First tranche of $1.3bn Cocoa Syndicated Loan Hits BoG’s Account
An amount of US$600 million representing the first tranche of Ghana Cocoa Board’s US$1.3 billion cocoa syndicated loan has hit the accounts of the Bank of Ghana.
The loan was signed between the Ghana Cocoa Board (Cocobod) and some international financial institutions.
The balance is said to hit the central bank’s account in a few months.
It is for the purchase of some 850,000 metric tonnes of cocoa beans from farmers in the upcoming crop season.
Meanwhile, Ghanaian cocoa farmers will be paid GHS 515.00 for a bag of 64kg of cocoa for the 2019/20 main crop cocoa season.
The price, an equivalent of GHS 8,240.00 per tonne is the farm-gate price to be paid by Licensed Buying Companies (LBCs) to all cocoa farmers with effect from October 2019.
Dr Gyielle Nura, the Minister of State in-charge of Food & Agriculture announced the new producer price at a durbar to climax the 2019 Cocoa Day Celebration at Sunyani in the Bono Region.

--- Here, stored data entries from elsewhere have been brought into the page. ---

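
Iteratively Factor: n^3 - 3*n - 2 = (n + 1)*(n^2 - n - 2) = (n - 2)*(n + 1)*(n + 1)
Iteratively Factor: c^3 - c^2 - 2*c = (c + 1)*(c^2 - 2*c) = (c - 2)*(c + 1)*(c)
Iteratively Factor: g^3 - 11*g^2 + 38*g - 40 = (g - 4)*(g^2 - 7*g + 10) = (g - 5)*(g - 4)*(g - 2)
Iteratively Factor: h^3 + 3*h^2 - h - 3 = (h - 1)*(h^2 + 4*h + 3) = (h - 1)*(h + 3)*(h + 1)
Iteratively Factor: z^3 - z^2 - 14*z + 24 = (z + 4)*(z^2 - 5*z + 6) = (z - 2)*(z + 4)*(z - 3)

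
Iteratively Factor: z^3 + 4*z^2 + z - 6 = (z + 3)*(z^2 + z - 2) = (z + 2)*(z + 3)*(z - 1)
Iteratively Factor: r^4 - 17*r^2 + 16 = (r + 1)*(r^3 - r^2 - 16*r + 16) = (r + 1)*(r + 4)*(r^2 - 5*r + 4) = (r - 4)*(r + 1)*(r + 4)*(r - 1)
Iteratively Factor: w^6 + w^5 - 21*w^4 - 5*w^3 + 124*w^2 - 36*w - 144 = (w + 4)*(w^5 - 3*w^4 - 9*w^3 + 31*w^2 - 36) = (w - 2)*(w + 4)*(w^4 - w^3 - 11*w^2 + 9*w + 18) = (w - 2)^2*(w + 4)*(w^3 + w^2 - 9*w - 9) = (w - 2)^2*(w + 3)*(w + 4)*(w^2 - 2*w - 3) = (w - 3)*(w - 2)^2*(w + 3)*(w + 4)*(w + 1)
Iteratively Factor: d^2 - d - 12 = (d + 3)*(d - 4)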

Dr Nura said the decision to increase the producer price from GHS 475.00 to GHS 515.00, representing an 8.42% rise, was necessary to help Ghanaian cocoa farmers enjoy the fruits of their labour and their efforts at sustaining the cocoa sector.
According to him, the government increased the price amidst unstable price levels at the world market in fulfilment of its commitment to supporting cocoa farmers to improve upon their living conditions.
He urged cocoa farmers to adopt best practices for increased yields.
Mr Joseph Boahen Aidoo, the Chief Executive of Ghana Cocoa Board (COCOBOD), in a brief message lauded cocoa farmers for adopting the numerous Productivity Enhancement Programmes (PEPs) rolled out by his outfit over the past 3 years.
Mr. Aidoo encouraged farmers to continue to implement the programs and price-guard initiatives to enable them enjoy the benefits of the new price increase to the fullest.
He said COCOBOD will embark on the construction of model basic schools in remote communities in an effort to curb child labour in cocoa communities and called on farmers to avoid encroaching on forest land and stop the use of harmful weedicides.
There were solidarity messages from the leadership of the Cocoa Coffee Shea Nut Farmers Association (COCOSHE), Women In Cocoa and Chocolate (WINCC) and the Board of Directors of COCOBOD who urged farmers to rally behind COCOBOD in its efforts to increase productivity and sustain the cocoa industry.